American retirement planners don’t have to look far to find something that beat inflation and left the S&P 500 in the dust over the last year.

Health-care costs have increased by 7.3 percent from 2015 to 2016 according to HealthView Services’ “2016 Retirement Health Care Costs Data Report,” far exceeding the annual U.S. inflation rate of 0.7 percent and the nominal 1.2 percent return registered by the S&P 500.

According to HealthView’s analysis, a person retiring today faces over $33,000 more in total retirement costs than a person who retired a year ago because of health-care cost inflation.

Total projected health-care premiums for a healthy 65-year-old couple retiring this year are projected to be $288,400 in today’s dollars. When out-of-pocket expenses like deductibles, copays, hearing, vision and dental are included, expenses swell to $377,412 in today’s dollars, according to HealthView.

For someone retiring in May 2016, HealthView projects health-care inflation to average over 5 percent annually for the next 20 years. Future retirees could face an additional annual 4.5 percent increase or more for supplemental plan coverage, since supplemental premiums are age-based.

HealthView says that increases in health-care costs will combine with the elimination of some Social Security filing strategies, increased Medicare Part B premiums, adjustments in supplemental insurance coverage and the 2016 zero cost-of-living adjustment to Social Security to put financial strain on retirees.

HealthView’s Retirement Health Care Cost Index, which measures the percentage of Social Security required to cover retirement health-care costs, declined from 67 percent in 2015 to 57 percent this year for a 66-year-old couple retiring in the second half of 2016, a decline due to an increase in COLA projections.

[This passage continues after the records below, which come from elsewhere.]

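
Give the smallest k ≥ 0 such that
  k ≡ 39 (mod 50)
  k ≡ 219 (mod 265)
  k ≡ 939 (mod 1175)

31489

gcd(50, 265) = 5 and 5 | (219 − 39), so the pair is consistent; merging gives k ≡ 2339 (mod 2650), where 2650 = lcm(50, 265).
gcd(2650, 1175) = 25 and 25 | (939 − 2339), so the pair is consistent; merging gives k ≡ 31489 (mod 124550), where 124550 = lcm(2650, 1175).
The solution is unique modulo lcm(50, 265, 1175) = 124550.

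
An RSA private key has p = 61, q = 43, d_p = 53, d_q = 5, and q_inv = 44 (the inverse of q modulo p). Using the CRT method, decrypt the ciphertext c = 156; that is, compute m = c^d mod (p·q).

m₁ = c^(d_p) mod p: c ≡ 34 (mod 61), and 34^53 mod 61 = 20.
m₂ = c^(d_q) mod q: c ≡ 27 (mod 43), and 27^5 mod 43 = 22.
h = q_inv·(m₁ − m₂) mod p = 44·(20 − 22) mod 61 = 34.
m = m₂ + h·q = 22 + 34·43 = 1484.

1484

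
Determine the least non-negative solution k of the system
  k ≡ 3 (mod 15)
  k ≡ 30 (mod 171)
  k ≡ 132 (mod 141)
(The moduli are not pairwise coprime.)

15078

gcd(15, 171) = 3 and 3 | (30 − 3), so the pair is consistent; merging gives k ≡ 543 (mod 855), where 855 = lcm(15, 171).
gcd(855, 141) = 3 and 3 | (132 − 543), so the pair is consistent; merging gives k ≡ 15078 (mod 40185), where 40185 = lcm(855, 141).
The solution is unique modulo lcm(15, 171, 141) = 40185.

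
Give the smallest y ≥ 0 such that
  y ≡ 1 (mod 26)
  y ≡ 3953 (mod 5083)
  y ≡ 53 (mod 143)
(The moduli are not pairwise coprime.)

gcd(26, 5083) = 13 and 13 | (3953 − 1), so the pair is consistent; merging gives y ≡ 3953 (mod 10166), where 10166 = lcm(26, 5083).
gcd(10166, 143) = 13 and 13 | (53 − 3953), so the pair is consistent; merging gives y ≡ 85281 (mod 111826), where 111826 = lcm(10166, 143).
The solution is unique modulo lcm(26, 5083, 143) = 111826.

85281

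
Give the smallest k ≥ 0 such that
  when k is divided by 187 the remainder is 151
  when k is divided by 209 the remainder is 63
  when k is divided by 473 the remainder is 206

11558

gcd(187, 209) = 11 and 11 | (63 − 151), so the pair is consistent; merging gives k ≡ 899 (mod 3553), where 3553 = lcm(187, 209).
gcd(3553, 473) = 11 and 11 | (206 − 899), so the pair is consistent; merging gives k ≡ 11558 (mod 152779), where 152779 = lcm(3553, 473).
The solution is unique modulo lcm(187, 209, 473) = 152779.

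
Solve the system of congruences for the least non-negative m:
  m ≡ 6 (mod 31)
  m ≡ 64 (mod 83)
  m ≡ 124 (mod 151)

376718

From m ≡ 6 (mod 31) write m = 6 + 31t. Substituting into m ≡ 64 (mod 83) gives 31t ≡ 58 (mod 83), and since 31⁻¹ ≡ 75 (mod 83), t ≡ 34. Hence m ≡ 6 + 31·34 = 1060 (mod 2573).
From m ≡ 1060 (mod 2573) write m = 1060 + 2573t. Substituting into m ≡ 124 (mod 151) gives 2573t ≡ 121 (mod 151), and since 6⁻¹ ≡ 126 (mod 151), t ≡ 146. Hence m ≡ 1060 + 2573·146 = 376718 (mod 388523).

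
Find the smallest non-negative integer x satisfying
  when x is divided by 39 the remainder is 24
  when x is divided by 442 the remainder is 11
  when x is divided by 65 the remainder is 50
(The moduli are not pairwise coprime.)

3105

gcd(39, 442) = 13 and 13 | (11 − 24), so the pair is consistent; merging gives x ≡ 453 (mod 1326), where 1326 = lcm(39, 442).
gcd(1326, 65) = 13 and 13 | (50 − 453), so the pair is consistent; merging gives x ≡ 3105 (mod 6630), where 6630 = lcm(1326, 65).
The solution is unique modulo lcm(39, 442, 65) = 6630.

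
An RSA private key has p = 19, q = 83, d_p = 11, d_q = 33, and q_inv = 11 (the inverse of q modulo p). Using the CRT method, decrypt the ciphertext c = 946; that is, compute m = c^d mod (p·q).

m₁ = c^(d_p) mod p: c ≡ 15 (mod 19), and 15^11 mod 19 = 3.
m₂ = c^(d_q) mod q: c ≡ 33 (mod 83), and 33^33 mod 83 = 27.
h = q_inv·(m₁ − m₂) mod p = 11·(3 − 27) mod 19 = 2.
m = m₂ + h·q = 27 + 2·83 = 193.

193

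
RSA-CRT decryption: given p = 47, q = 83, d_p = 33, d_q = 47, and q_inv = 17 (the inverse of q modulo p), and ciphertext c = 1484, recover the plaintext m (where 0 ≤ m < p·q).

m₁ = c^(d_p) mod p: c ≡ 27 (mod 47), and 27^33 mod 47 = 25.
m₂ = c^(d_q) mod q: c ≡ 73 (mod 83), and 73^47 mod 83 = 67.
h = q_inv·(m₁ − m₂) mod p = 17·(25 − 67) mod 47 = 38.
m = m₂ + h·q = 67 + 38·83 = 3221.

3221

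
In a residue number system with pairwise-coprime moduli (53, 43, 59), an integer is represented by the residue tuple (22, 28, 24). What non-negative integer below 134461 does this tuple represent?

The moduli are pairwise coprime; N = 53·43·59 = 134461.
N/53 = 2537; 2537 ≡ 46 (mod 53); 46·15 ≡ 1, so inverse 15.
N/43 = 3127; 3127 ≡ 31 (mod 43); 31·25 ≡ 1, so inverse 25.
N/59 = 2279; 2279 ≡ 37 (mod 59); 37·8 ≡ 1, so inverse 8.
x ≡ 22·2537·15 + 28·3127·25 + 24·2279·8 = 3463678.
3463678 mod 134461 = 102153.

102153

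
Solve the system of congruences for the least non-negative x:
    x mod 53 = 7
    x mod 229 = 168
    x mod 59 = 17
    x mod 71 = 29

The moduli are pairwise coprime; N = 53·229·59·71 = 50841893.
N/53 = 959281; 959281 ≡ 34 (mod 53); 34·39 ≡ 1, so inverse 39.
N/229 = 222017; 222017 ≡ 116 (mod 229); 116·77 ≡ 1, so inverse 77.
N/59 = 861727; 861727 ≡ 32 (mod 59); 32·24 ≡ 1, so inverse 24.
N/71 = 716083; 716083 ≡ 48 (mod 71); 48·37 ≡ 1, so inverse 37.
x ≡ 7·959281·39 + 168·222017·77 + 17·861727·24 + 29·716083·37 = 4253837300.
4253837300 mod 50841893 = 33960181.

33960181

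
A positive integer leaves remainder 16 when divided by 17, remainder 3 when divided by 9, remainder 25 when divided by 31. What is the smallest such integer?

The moduli are pairwise coprime; N = 17·9·31 = 4743.
N/17 = 279; 279 ≡ 7 (mod 17); 7·5 ≡ 1, so inverse 5.
N/9 = 527; 527 ≡ 5 (mod 9); 5·2 ≡ 1, so inverse 2.
N/31 = 153; 153 ≡ 29 (mod 31); 29·15 ≡ 1, so inverse 15.
t ≡ 16·279·5 + 3·527·2 + 25·153·15 = 82857.
82857 mod 4743 = 2226.

2226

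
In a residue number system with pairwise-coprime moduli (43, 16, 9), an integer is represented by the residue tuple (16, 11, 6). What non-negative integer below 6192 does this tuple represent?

4875

The moduli are pairwise coprime; N = 43·16·9 = 6192.
N/43 = 144; 144 ≡ 15 (mod 43); 15·23 ≡ 1, so inverse 23.
N/16 = 387; 387 ≡ 3 (mod 16); 3·11 ≡ 1, so inverse 11.
N/9 = 688; 688 ≡ 4 (mod 9); 4·7 ≡ 1, so inverse 7.
x ≡ 16·144·23 + 11·387·11 + 6·688·7 = 128715.
128715 mod 6192 = 4875.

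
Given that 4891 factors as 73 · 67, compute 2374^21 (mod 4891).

Mod 73: 2374 ≡ 38; 38^21 ≡ 24 (mod 73).
Mod 67: 2374 ≡ 29; 29^21 ≡ 1 (mod 67).
Combine by CRT: x ≡ 24 (mod 73), x ≡ 1 (mod 67) ⇒ x ≡ 3820 (mod 4891).

3820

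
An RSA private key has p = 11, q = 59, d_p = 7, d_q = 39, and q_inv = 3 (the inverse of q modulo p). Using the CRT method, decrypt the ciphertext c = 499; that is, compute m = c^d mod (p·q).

357

m₁ = c^(d_p) mod p: c ≡ 4 (mod 11), and 4^7 mod 11 = 5.
m₂ = c^(d_q) mod q: c ≡ 27 (mod 59), and 27^39 mod 59 = 3.
h = q_inv·(m₁ − m₂) mod p = 3·(5 − 3) mod 11 = 6.
m = m₂ + h·q = 3 + 6·59 = 357.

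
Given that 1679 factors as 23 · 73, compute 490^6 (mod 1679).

Mod 23: 490 ≡ 7; 7^6 ≡ 4 (mod 23).
Mod 73: 490 ≡ 52; 52^6 ≡ 27 (mod 73).
Combine by CRT: x ≡ 4 (mod 23), x ≡ 27 (mod 73) ⇒ x ≡ 27 (mod 1679).

27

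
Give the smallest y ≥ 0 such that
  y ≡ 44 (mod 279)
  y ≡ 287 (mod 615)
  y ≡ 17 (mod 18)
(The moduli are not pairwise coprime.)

18737

Combine the congruences pairwise.
gcd(279, 615) = 3 and 3 | (287 − 44), so the pair is consistent; merging gives y ≡ 18737 (mod 57195), where 57195 = lcm(279, 615).
gcd(57195, 18) = 9 and 9 | (17 − 18737), so the pair is consistent; merging gives y ≡ 18737 (mod 114390), where 114390 = lcm(57195, 18).
The solution is unique modulo lcm(279, 615, 18) = 114390.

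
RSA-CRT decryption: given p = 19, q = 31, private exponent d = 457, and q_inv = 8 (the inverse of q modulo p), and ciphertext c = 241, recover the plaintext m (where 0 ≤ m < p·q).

561

d_p = d mod (p−1) = 457 mod 18 = 7; d_q = d mod (q−1) = 7.
m₁ = c^(d_p) mod p: c ≡ 13 (mod 19), and 13^7 mod 19 = 10.
m₂ = c^(d_q) mod q: c ≡ 24 (mod 31), and 24^7 mod 31 = 3.
h = q_inv·(m₁ − m₂) mod p = 8·(10 − 3) mod 19 = 18.
m = m₂ + h·q = 3 + 18·31 = 561.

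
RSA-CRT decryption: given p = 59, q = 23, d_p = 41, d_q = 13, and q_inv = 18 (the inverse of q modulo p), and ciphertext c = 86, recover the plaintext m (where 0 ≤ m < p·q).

240

m₁ = c^(d_p) mod p: c ≡ 27 (mod 59), and 27^41 mod 59 = 4.
m₂ = c^(d_q) mod q: c ≡ 17 (mod 23), and 17^13 mod 23 = 10.
h = q_inv·(m₁ − m₂) mod p = 18·(4 − 10) mod 59 = 10.
m = m₂ + h·q = 10 + 10·23 = 240.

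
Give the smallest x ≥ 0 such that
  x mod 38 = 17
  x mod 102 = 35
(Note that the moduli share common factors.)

gcd(38, 102) = 2 and 2 | (35 − 17), so the pair is consistent; merging gives x ≡ 1157 (mod 1938), where 1938 = lcm(38, 102).
The solution is unique modulo lcm(38, 102) = 1938.

1157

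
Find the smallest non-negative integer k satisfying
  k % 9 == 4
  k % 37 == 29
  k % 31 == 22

Combine the congruences pairwise.
From k ≡ 4 (mod 9) write k = 4 + 9t. Substituting into k ≡ 29 (mod 37) gives 9t ≡ 25 (mod 37), and since 9⁻¹ ≡ 33 (mod 37), t ≡ 11. Hence k ≡ 4 + 9·11 = 103 (mod 333).
From k ≡ 103 (mod 333) write k = 103 + 333t. Substituting into k ≡ 22 (mod 31) gives 333t ≡ 12 (mod 31), and since 23⁻¹ ≡ 27 (mod 31), t ≡ 14. Hence k ≡ 103 + 333·14 = 4765 (mod 10323).

4765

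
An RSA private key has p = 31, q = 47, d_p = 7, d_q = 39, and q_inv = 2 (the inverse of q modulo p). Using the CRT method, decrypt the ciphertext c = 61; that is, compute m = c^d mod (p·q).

1177

m₁ = c^(d_p) mod p: c ≡ 30 (mod 31), and 30^7 mod 31 = 30.
m₂ = c^(d_q) mod q: c ≡ 14 (mod 47), and 14^39 mod 47 = 2.
h = q_inv·(m₁ − m₂) mod p = 2·(30 − 2) mod 31 = 25.
m = m₂ + h·q = 2 + 25·47 = 1177.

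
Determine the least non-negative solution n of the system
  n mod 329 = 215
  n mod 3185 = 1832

20942

gcd(329, 3185) = 7 and 7 | (1832 − 215), so the pair is consistent; merging gives n ≡ 20942 (mod 149695), where 149695 = lcm(329, 3185).
The solution is unique modulo lcm(329, 3185) = 149695.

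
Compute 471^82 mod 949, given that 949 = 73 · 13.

692

Mod 73: 471 ≡ 33; by Fermat, exponent reduces to 82 mod 72 = 10; 33^10 ≡ 35 (mod 73).
Mod 13: 471 ≡ 3; by Fermat, exponent reduces to 82 mod 12 = 10; 3^10 ≡ 3 (mod 13).
Combine by CRT: x ≡ 35 (mod 73), x ≡ 3 (mod 13) ⇒ x ≡ 692 (mod 949).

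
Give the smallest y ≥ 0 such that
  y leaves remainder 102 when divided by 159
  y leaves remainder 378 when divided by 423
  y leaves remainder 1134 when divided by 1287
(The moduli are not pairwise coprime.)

gcd(159, 423) = 3 and 3 | (378 − 102), so the pair is consistent; merging gives y ≡ 5031 (mod 22419), where 22419 = lcm(159, 423).
gcd(22419, 1287) = 9 and 9 | (1134 − 5031), so the pair is consistent; merging gives y ≡ 430992 (mod 3205917), where 3205917 = lcm(22419, 1287).
The solution is unique modulo lcm(159, 423, 1287) = 3205917.

430992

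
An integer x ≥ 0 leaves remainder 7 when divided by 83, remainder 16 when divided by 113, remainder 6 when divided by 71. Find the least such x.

488628

From x ≡ 7 (mod 83) write x = 7 + 83t. Substituting into x ≡ 16 (mod 113) gives 83t ≡ 9 (mod 113), and since 83⁻¹ ≡ 64 (mod 113), t ≡ 11. Hence x ≡ 7 + 83·11 = 920 (mod 9379).
From x ≡ 920 (mod 9379) write x = 920 + 9379t. Substituting into x ≡ 6 (mod 71) gives 9379t ≡ 9 (mod 71), and since 7⁻¹ ≡ 61 (mod 71), t ≡ 52. Hence x ≡ 920 + 9379·52 = 488628 (mod 665909).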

Social Security COLAs are projected to rise by 3.1 percent in 2017 and then 2.7 percent annually after 2017.

Under HealthView’s current projections, future retirees will have to use most or all of their Social Security benefits to cover health-care expenses. For a 55-year-old couple planning to retire in 2027 at the age of 66, the Retirement Health Care Cost Index decreased from 90 percent in 2015 to 88 percent today.

HealthView writes that advisors and savers can address health-care cost inflation through better investment allocations, more saving and increased saving time horizons.